Q: Is there a law in the US that requires manufacturers to label food products made with genetically modified material?
A: No, there isn't. For biotech crops that have the same composition as the conventional varieties and are shown to be just as safe as them we do not require a label because it would provide no meaningful information to consumers. We allow voluntary labeling of biotech-free products so that consumers have a choice. In countries that require labels, it is often the case that biotech ingredients are not found in food products. US law does not require labels unless the composition or nutrient value of the product is significantly changed.
Q: It seems that more Americans than Europeans support biotech. What would you say is the main reason for that?
A: I'm not sure that the difference is as big as it is often claimed. Surveys show that a majority of consumers support biotechnology in most EU countries. The major difference is that a very active and vocal minority has convinced the majority that biotech foods should be more carefully regulated and that a more cautious approach should be taken to their use. Scientists, agriculture and food policymakers and regulators in the EU view biotechnology quite favorably. They are working hard to set up a system that will allow biotechnology to be used in the EU in a manner that assures safety and consumer confidence. I would add that the propaganda campaign that spreads fear about biotech foods is based in the EU and as a result EU consumers have heard a lot of very frightening stories about biotechnology.

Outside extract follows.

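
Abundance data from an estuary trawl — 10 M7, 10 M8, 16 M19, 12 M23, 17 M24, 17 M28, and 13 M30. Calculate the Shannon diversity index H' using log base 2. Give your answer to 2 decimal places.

2.77

Total N = 10+10+16+12+17+17+13 = 95, so the proportions are 0.1053, 0.1053, 0.1684, 0.1263, 0.1789, 0.1789, 0.1368 (working shown to 4 dp, full precision carried).
Each pᵢ log₂ pᵢ term: 0.1053×(-3.2479)=-0.3419, 0.1053×(-3.2479)=-0.3419, 0.1684×(-2.5699)=-0.4328, 0.1263×(-2.9849)=-0.3770, 0.1789×(-2.4824)=-0.4442, 0.1789×(-2.4824)=-0.4442, 0.1368×(-2.8694)=-0.3927.
Sum = -2.7747, so H' = 2.77.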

Q: People who oppose biotechnology say that scientists are creating new species through induced genetic mutations, which is unnatural. What is your response to such assertions?

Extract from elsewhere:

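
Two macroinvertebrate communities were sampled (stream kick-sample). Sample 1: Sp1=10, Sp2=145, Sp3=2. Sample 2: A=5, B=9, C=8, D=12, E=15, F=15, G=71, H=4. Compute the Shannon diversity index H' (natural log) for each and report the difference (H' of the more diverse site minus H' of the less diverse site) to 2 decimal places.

1.29

Sample 1: N=157, proportions 0.0637, 0.9236, 0.0127, giving H' = 0.3044 (working shown to 4 dp, full precision carried).
Sample 2: N=139, proportions 0.036, 0.0647, 0.0576, 0.0863, 0.1079, 0.1079, 0.5108, 0.0288, giving H' = 1.5984.
Difference = |0.3044 − 1.5984| = 1.2940, i.e. 1.29 to 2 decimal places.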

A: First of all, I do not agree that an organism to which one or two new genes have been added is a new species. The changes made through biotechnology do not violate the classification of a species. It's a favorite charge that the anti-biotechnology people make, but then they appear not to have studied biology very carefully. I can give you many examples in which one member of a species has different genes than does another. What you get when you insert a gene is an organism that has one new trait.
I would also point out that humans are a part of the natural universe. One could reasonably argue that everything and anything that we do is "natural". In biotechnology we use enzymes that we isolate from nature to link together pieces of DNA in the same manner that occurs in nature. We even use a bacterium that is a natural genetic engineer to introduce the new genes (traits)sintosthe plant. Is this really "unnatural"? And if it is, why isn't plant breeding of any sort unnatural? Shouldn't we view all technology as unnatural by this standard?
Q: Chinese scientists have used biotechnology to create a new type of tomato, which contains the vaccine against hepatitis B. What's your take on this?
A: It's a great example of how this technology can be used to save lives, relieve pain and suffering and improve the human condition. How can anyone be opposed to that? My only hope is that the clinical trials of this new tomato go well and that it is quickly delivered to health care providers who will use it to vaccinate people against hepatitis. By the way, please note that I do think that such new pharmaceutical foods need to be handled as medicines by professionals and not as conventional foods. You will never see these tomatoes in the supermarket. In a sense, the tomato plant is just being used to manufacture a vaccine in a very safe and economical manner.